如何在另一种语言的随机函数中复制C ++ rand？

Question

I am using an internal language in my company and they only have Random() that returns a float between 0 and 1.

I need to port a piece of C++ code that use rand() :

int b = rand() % (i+1);

I looked at the docs, but not sure how I can use my Random() to generate a number between 0 and i+1 which is what the above code does, right?

I tried multiplying i+1 with Random() but didn't get the same results, that's why I am not sure if what I am doing is correct.

I expect difference between the results due to different random functions, but still I want to be sure I am translating it correctly.

Answer 1

You need to multiply Random() with i and not i+1 .
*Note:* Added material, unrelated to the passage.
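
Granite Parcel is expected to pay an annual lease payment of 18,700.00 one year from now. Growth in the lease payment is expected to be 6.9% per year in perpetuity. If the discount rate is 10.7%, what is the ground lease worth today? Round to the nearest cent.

492105.26

Growing perpetuity: P = D₁ / (r − g) = 18,700.0000 / (0.107 − 0.069) = 492,105.26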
C++ rand() returns an integer between 0 and RAND_MAX but your Random() returns a float between 0 and 1 , so multiplying the output of Random() with i and taking the integer portion of the result will give you an integer in [0,i] which is what rand() %(i+1) gives.

Answer 2

Rand() give you a number between 0 and RAND_MAX, which after applying the mod operator you end up with a number between 0 and i (including i).

To do the same with Random() you'll need to multiply by ( i+1 ), then take the floor of that (round down):

b = floor( Random() * (i+1) ) 

This will give you a number from 0 to i (including the fence posts) as required.